Invece di funzionare come un chatbot separato, cosa succederebbe se un agente di IA potesse davvero lavorare insieme alle persone? “Abbiamo immaginato l’idea di un membro del team specializzato nello sviluppo software”, ha spiegato Embiricos. “Così abbiamo creato Codex, l’agente di programmazione di OpenAI.” Poiché il team trascorre gran parte della giornata in Slack, integrare Codex direttamente in quel livello conversazionale è stata una scelta ovvia. “Quando usi Codex in Slack, non devi uscire da uno strumento o cambiare contesto”, ha aggiunto Embiricos.
In qualità di membro del team tecnico di OpenAI, Kiriti Badam ha individuato tre motivi per cui l’integrazione con Slack si adatta particolarmente bene a Codex:
- Una documentazione chiara e ben scritta: “Per Codex è stato molto facile leggere la documentazione e implementare una funzione”, ha dichiarato Badam.
- Un sandbox dedicato agli sviluppatori: “Puoi creare un sandbox separato, fare i test lì e lasciare che Codex scriva il codice per te nel bot di Slack, arrivando in pratica a costruirsi da solo”, ha affermato.
- Il visual builder di Block Kit: “Basta trascinare e rilasciare per vedere esattamente come apparirà il messaggio, prendere il frammento markdown, inserirlo nel codice e la funzione sarà immediatamente disponibile”, ha detto Badam.
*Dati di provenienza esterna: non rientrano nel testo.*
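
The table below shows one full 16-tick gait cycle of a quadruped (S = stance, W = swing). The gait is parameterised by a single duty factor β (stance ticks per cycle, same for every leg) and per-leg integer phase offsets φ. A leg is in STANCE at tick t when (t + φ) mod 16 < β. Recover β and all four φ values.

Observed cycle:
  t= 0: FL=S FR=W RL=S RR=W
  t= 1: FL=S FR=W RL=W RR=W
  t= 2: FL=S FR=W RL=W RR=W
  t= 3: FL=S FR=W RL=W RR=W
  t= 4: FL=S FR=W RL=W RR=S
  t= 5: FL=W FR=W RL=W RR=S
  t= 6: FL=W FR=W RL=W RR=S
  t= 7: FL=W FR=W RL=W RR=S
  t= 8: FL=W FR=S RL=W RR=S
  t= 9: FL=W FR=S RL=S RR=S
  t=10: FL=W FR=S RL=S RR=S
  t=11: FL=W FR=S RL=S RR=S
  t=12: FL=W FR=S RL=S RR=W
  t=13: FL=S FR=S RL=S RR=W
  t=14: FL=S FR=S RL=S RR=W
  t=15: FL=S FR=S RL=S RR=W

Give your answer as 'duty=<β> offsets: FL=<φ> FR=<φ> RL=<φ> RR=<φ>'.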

Il risultato è un'esperienza molto simile a quella di lavorare con un vero collega, che si integra perfettamente nel flusso di lavoro del team. “Se inserisci Codex all'interno di Slack, riesce a capire di quale contesto ha bisogno”, afferma Badam. “Non vogliamo un sistema di ticket aggiuntivo che dipenda da un essere umano per raccogliere le conversazioni giuste.” Ora, quando chiedi “Puoi occupartene tu?”, Codex legge la conversazione, comprende l’ambiente e avvia automaticamente l’attività.
Guardando avanti, il team vede tutto questo come un passo verso una collaborazione ancora più fluida. “Stiamo esplorando tutto ciò che si può fare con Codex oggi, e tutto ciò che si può fare con Codex in Slack”, ha dichiarato Embiricos. “Come possiamo costruire un futuro in cui hai un collega proattivo e sempre presente? Ci piacerebbe creare un mondo in cui le cose semplicemente accadono all'interno di Slack.”